With the launch of the French Islam Forum (FORIF), whose first session was held on 5 February at the Economic, Social and Environmental Council in Paris, a calamitous parenthesis of nearly 20 years has just closed. By recording the “death” of the French Council of the Muslim Faith (CFCM) last December, the Ministry of the Interior, which is responsible for religious affairs, finally realised that this Council had become an obstacle to the fight against Islamist separatism, which had been wiped out by the entryism of the Muslim Brotherhood and the internal quarrels known as “consular Islam”, linked to the allegiances of the different federations of French Islam to the countries of origin of their members.
When the CFCM was created in 2003, Nicolas Sarkozy, then Minister of the Interior, decided to include the Muslim Brotherhood, with the argument (naïve or malicious?) that “by framing radicals, you bring them to moderation”.

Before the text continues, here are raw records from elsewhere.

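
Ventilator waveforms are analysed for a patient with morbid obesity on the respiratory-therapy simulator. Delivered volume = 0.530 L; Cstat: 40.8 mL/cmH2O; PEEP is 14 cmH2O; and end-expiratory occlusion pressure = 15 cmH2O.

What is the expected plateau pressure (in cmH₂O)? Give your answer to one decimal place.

End-expiratory occlusion gives total PEEP = 15 cmH2O (intrinsic PEEP = 15 − 14 = 1). Use total PEEP for the elastic gradient.
Pplat = PEEPtotal + Vt / Cstat = 15 + 530 / 40.8 = 15 + 12.99 = 27.99 cmH2O.

28.0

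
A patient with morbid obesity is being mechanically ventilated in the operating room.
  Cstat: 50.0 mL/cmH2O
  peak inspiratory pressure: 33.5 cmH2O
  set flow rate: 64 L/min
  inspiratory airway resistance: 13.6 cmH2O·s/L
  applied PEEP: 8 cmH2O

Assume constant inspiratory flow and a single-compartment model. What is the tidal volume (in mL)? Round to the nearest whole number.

550

Flow: 64 L/min ÷ 60 = 1.0667 L/s.
Equation of motion (constant flow): PIP = Vt/C + R·V̇ + PEEP.
Vt/C = PIP − R·V̇ − PEEP = 33.5 − 14.507 − 8 = 10.993 cmH2O.
Vt = C × 10.993 = 50.0 × 10.993 = 549.65 mL.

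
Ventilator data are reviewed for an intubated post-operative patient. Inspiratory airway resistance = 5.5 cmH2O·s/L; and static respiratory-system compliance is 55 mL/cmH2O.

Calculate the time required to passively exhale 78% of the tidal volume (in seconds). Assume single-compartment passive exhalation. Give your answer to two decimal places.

τ = R × C = 5.5 × 55 mL/cmH2O = 5.5 × 0.055 L/cmH2O = 0.3025 s.
Exhaled fraction f = 1 − e^(−t/τ) → t = −τ·ln(1 − f) = −0.3025·ln(0.22) = 0.458 s.

0.46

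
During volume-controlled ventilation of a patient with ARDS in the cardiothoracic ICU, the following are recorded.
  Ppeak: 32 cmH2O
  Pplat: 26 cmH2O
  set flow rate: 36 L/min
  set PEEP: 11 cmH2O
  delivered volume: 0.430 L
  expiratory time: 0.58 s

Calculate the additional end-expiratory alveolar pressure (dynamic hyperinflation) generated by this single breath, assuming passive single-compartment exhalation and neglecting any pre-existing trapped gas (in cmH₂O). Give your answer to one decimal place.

Flow: 36 L/min ÷ 60 = 0.6 L/s.
R = (PIP − Pplat)/V̇ = (32 − 26) / 0.6 = 6.0/0.6 = 10.0 cmH2O·s/L.
C = Vt/(Pplat − PEEP) = 430.0 / (26 − 11) = 430.0/15.0 = 28.667 mL/cmH2O.
τ = R × C = 10.0 × 0.02867 L/cmH2O = 0.2867 s.
Fraction remaining = e^(−Te/τ) = e^(−0.58/0.2867) = 0.1323; trapped volume = 430.0 × 0.1323 = 56.889 mL.
Additional alveolar pressure from trapping ≈ V_trapped / C = 56.889 / 28.667 = 1.984 cmH2O.

2.0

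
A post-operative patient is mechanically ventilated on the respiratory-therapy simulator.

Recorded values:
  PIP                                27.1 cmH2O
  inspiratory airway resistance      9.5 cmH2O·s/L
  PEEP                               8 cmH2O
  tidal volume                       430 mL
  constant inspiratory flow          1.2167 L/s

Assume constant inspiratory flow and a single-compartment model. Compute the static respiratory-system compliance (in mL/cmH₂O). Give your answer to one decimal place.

57.0

Equation of motion (constant flow): PIP = Vt/C + R·V̇ + PEEP.
Vt/C = PIP − R·V̇ − PEEP = 27.1 − 9.5×1.2167 − 8 = 27.1 − 11.559 − 8 = 7.541 cmH2O.
C = Vt / 7.541 = 430 / 7.541 = 57.022 mL/cmH2O.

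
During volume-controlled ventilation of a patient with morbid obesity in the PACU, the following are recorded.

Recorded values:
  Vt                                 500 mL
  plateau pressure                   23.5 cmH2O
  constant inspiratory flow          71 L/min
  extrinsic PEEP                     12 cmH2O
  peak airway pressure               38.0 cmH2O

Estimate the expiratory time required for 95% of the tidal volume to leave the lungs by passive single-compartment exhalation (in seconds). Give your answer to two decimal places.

1.60

Flow: 71 L/min ÷ 60 = 1.1833 L/s.
R = (PIP − Pplat)/V̇ = (38.0 − 23.5) / 1.1833 = 14.5/1.1833 = 12.254 cmH2O·s/L.
C = Vt/(Pplat − PEEP) = 500.0 / (23.5 − 12) = 500.0/11.5 = 43.478 mL/cmH2O.
τ = R × C = 12.254 × 0.04348 L/cmH2O = 0.5328 s.
t = −τ·ln(1 − 0.95) = −0.5328·ln(0.05) = 1.596 s.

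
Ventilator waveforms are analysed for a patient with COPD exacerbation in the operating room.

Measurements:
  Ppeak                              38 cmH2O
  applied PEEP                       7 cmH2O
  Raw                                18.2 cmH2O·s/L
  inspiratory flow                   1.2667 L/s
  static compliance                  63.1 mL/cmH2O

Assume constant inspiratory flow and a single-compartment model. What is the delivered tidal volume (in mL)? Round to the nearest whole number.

501

Equation of motion (constant flow): PIP = Vt/C + R·V̇ + PEEP.
Vt/C = PIP − R·V̇ − PEEP = 38 − 23.054 − 7 = 7.946 cmH2O.
Vt = C × 7.946 = 63.1 × 7.946 = 501.39 mL.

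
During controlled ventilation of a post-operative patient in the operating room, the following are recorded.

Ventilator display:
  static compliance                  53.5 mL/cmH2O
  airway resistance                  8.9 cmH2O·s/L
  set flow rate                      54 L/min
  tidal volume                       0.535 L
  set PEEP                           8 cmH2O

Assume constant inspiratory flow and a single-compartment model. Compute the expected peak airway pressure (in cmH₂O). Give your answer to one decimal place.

Flow: 54 L/min ÷ 60 = 0.9 L/s.
Equation of motion (constant flow): PIP = Vt/C + R·V̇ + PEEP.
PIP = 535/53.5 + 8.9×0.9 + 8 = 10.0 + 8.01 + 8 = 26.01 cmH2O.

26.0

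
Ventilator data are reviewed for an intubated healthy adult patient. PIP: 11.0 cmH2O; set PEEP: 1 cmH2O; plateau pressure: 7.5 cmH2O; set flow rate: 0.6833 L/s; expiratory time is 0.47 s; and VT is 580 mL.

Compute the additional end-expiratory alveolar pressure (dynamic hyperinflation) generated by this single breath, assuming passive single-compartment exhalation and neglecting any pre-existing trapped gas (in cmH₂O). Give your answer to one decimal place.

R = (PIP − Pplat)/V̇ = (11.0 − 7.5) / 0.6833 = 3.5/0.6833 = 5.122 cmH2O·s/L.
C = Vt/(Pplat − PEEP) = 580.0 / (7.5 − 1) = 580.0/6.5 = 89.231 mL/cmH2O.
τ = R × C = 5.122 × 0.08923 L/cmH2O = 0.457 s.
Fraction remaining = e^(−Te/τ) = e^(−0.47/0.457) = 0.3576; trapped volume = 580.0 × 0.3576 = 207.41 mL.
Additional alveolar pressure from trapping ≈ V_trapped / C = 207.41 / 89.231 = 2.324 cmH2O.

2.3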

Two decades later, the lively polemics that broke out within the CFCM, in January 2021, during the elaboration of the “charter of principles”, required by the public authorities to commit the Islamic organisations of France to the respect of secular and republican values, proved that the proponents of political Islamism had not lost their radicalism!
Last November, political Islamism joined forces with consular Islam in the Muslim Brotherhood’s attempt to infiltrate the National Council of Imams by exploiting the animosities, exacerbated by the Algerian-Moroccan diplomatic crisis, between the Grand Mosque of Paris (financed by Algeria) and the CFCM (whose president is Moroccan).
With the dissolution of the CFCM and the creation of the FORIF, the whole software of representation of Muslim cults in France is called into question. Inspired by the German model of the Deutsche Islam Conferenz, the FORIF will not be composed of elected officials designated according to the electoral weight of their federations, but of competences, chosen for their know-how, to accomplish precise missions related to their fields of competence.